Je pourrais enluminer tout un petit mystère sur les raisons de ma fascination pour 利瑪竇 [prononcer Li Madou, son nom chinois]. Mais l'affaire est limpide. S'il est certain qu'un travel writer ne saurait exercer sur moi telle emprise, c'est donc que Matteo procède à l'inverse de ce qu'attend du voyageur notre cartel malouin spécialisé dans le trafic d'imaginaire à trois yuan : Matteo est un lettré qui coltine toute une bibliothèque mentale, faute de tonnes de papier dans sa malle des Indes – Italien, il se rend au Portugal, séjourne quelques mois à l'université de Coimbra et s'embarque pour Goa en 1578, où il sera ordonné prêtre : l'itinéraire obligé de tout Occidental rêvant du Cathay [2]. Son entreprise est le contraire d'une délocalisation de l'âme : comme le veut l'art de la mémoire, qui affiche déjà vingt siècles de bons et loyaux services depuis le banquet fatal auquel réchappa Simonide de Céos, ses loci – il emporte avec lui ses lieux de mémoire et les images, les indices iconiques qu'il y a lui-même ordonnés (Mary Carruthers préfère le concept de mnémonique architecturale à celui d'art de la mémoire, qu'elle juge trompeur [3]).
Ce qui fait tout le prix de cet homme est qu'il se soucie comme d'une guigne de l'éditeur de romans de terroir qui attendrait comme la manne le manuscrit de ses carnets de voyage, un Le Bris avant la lettre et son marketing du « grand dehors », promoteur de la glisse de l'âme – [j'arrête, ici, c'est promis et je m'y tiens]. Ricci, c'est le non-retour, la fin de non-recevoir.
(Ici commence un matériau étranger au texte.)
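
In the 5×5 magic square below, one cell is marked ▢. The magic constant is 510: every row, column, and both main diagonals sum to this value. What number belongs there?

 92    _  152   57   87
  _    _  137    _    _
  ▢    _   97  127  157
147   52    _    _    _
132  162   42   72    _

62

Row 1: 92 + 152 + 57 + 87 + ? = 510, so (1,2) = 122.
The remaining cell in row 5 is (5,5) = 510 − 408 = 102.
From column 3, 510 − (152 + 137 + 97 + 42) gives (4,3) = 82.
Anti-diagonal: 87 + 97 + 52 + 132 + ? = 510, so (2,4) = 142.
Column 4 needs 510; the known cells sum to 398, so (4,4) = 112.
Main diagonal: 92 + 97 + 112 + 102 + ? = 510, so (2,2) = 107.
Row 4 needs 510; the known cells sum to 393, so (4,5) = 117.
Column 2: 122 + 107 + 52 + 162 + ? = 510, so (3,2) = 67.
Column 5 needs 510; the known cells sum to 463, so (2,5) = 47.
Row 2 needs 510; the known cells sum to 433, so (2,1) = 77.
Row 3 needs 510; the known cells sum to 448, so (3,1) = 62.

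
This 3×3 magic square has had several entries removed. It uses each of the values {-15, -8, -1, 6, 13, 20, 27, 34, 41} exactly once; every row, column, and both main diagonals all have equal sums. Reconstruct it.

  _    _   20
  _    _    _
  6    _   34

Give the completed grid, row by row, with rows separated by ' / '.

-8 27 20 / 41 13 -15 / 6 -1 34

The 9 entries sum to 117, so each line sums to 117/3 = 39.
The remaining cell in row 3 is (3,2) = 39 − 40 = -1.
Using column 3: 20 + 34 + ? → (2,3) = 39 − 54 = -15.
Anti-diagonal must total 39; the given cells sum to 26, so (2,2) = 13.
From row 2, 39 − (13 + (-15)) gives (2,1) = 41.
The remaining cell in column 1 is (1,1) = 39 − 47 = -8.
The remaining cell in column 2 is (1,2) = 39 − 12 = 27.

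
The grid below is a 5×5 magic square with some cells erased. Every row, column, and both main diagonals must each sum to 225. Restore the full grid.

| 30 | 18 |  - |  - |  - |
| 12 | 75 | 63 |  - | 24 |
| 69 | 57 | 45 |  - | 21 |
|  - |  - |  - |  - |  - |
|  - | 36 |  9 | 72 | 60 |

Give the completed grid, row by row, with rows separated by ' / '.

From row 2, 225 − (12 + 75 + 63 + 24) gives (2,4) = 51.
Row 3 needs 225; the known cells sum to 192, so (3,4) = 33.
From row 5, 225 − (36 + 9 + 72 + 60) gives (5,1) = 48.
Column 1: 30 + 12 + 69 + 48 + ? = 225, so (4,1) = 66.
The remaining cell in column 2 is (4,2) = 225 − 186 = 39.
Using main diagonal: 30 + 75 + 45 + 60 + ? → (4,4) = 225 − 210 = 15.
Anti-diagonal must total 225; the given cells sum to 183, so (1,5) = 42.
Using column 4: 51 + 33 + 15 + 72 + ? → (1,4) = 225 − 171 = 54.
Column 5: 42 + 24 + 21 + 60 + ? = 225, so (4,5) = 78.
Using row 1: 30 + 18 + 54 + 42 + ? → (1,3) = 225 − 144 = 81.
Row 4 must total 225; the given cells sum to 198, so (4,3) = 27.

30 18 81 54 42 / 12 75 63 51 24 / 69 57 45 33 21 / 66 39 27 15 78 / 48 36 9 72 60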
D'ailleurs, Ricci écrit en chinois. Il faudra le traduire si l'on veut lui donner un stand à Saint-Malo.
D'où l'intérêt du merveilleux opuscule que j'ai découvert samedi chez mon libraire. Ce n'est plus une nouveauté nouvelle, puisque l'ouvrage a été imprimé il y a un an – c'est pour cela que je fréquente ce libraire-là, parce les livres n'y affichent pas une date de péremption. En 1595, Matteo Ricci remet le manuscrit de son Traité de l'amitié rédigé en chinois à un certain prince, Qian Zhai, supposé le lui avoir commandé. Dans sa courte et impeccable introduction, Michel Cartier met en lumière les tenants et les aboutissants de ce qui est à peine un artifice. Moins que la teneur des cent aphorismes composés par le jésuite (nombre d'entre eux recyclent la matière gréco-latine consacrée à ce noble sujet), c'est la perspective du propos et la posture mêmes de son auteur qui donnent à l'œuvre sa saveur : porteur d'un monde (le nôtre, dont nous avons fait ce que nous constatons aujourd'hui) qu'il parvient à contenir dans son palais de mémoire, Matteo Ricci nous tourne le dos. Nous en sommes à devoir tendre l'oreille pour saisir quelques bribes de ce qu'il dit à Qian Zhai, son protecteur. Nous croyons comprendre que, s'il y a emprunt à la grande tradition dont l'auteur est issu, nous sommes prémunis toutefois contre toute langue de bois :
XXX[60]……À quelle époque vivons-nous donc ? Les mots caressants font naître l'amitié, les paroles sincères le ressentiment !
Les éditions Noé, à qui nous devons souhaiter longue vie et prospérité, ont traduit dans la matière du livre – la très belle idée d'un calque qui forme jaquette – une part de cette singularité. Le papier est encore un peu trop blanc mais, ma mansuétude leur est acquise, les cinq cahiers intérieurs sont bel et bien cousus. Vive Matteo Ricci !
[1] Éditions Noé, 11 rue Jean-Jacques Rousseau, 60950 Ermenonville.
Matteo Ricci, portrait figurant dans la collection du Stonyhurst College de Clitheroe (Lancashire, Grande-Bretagne).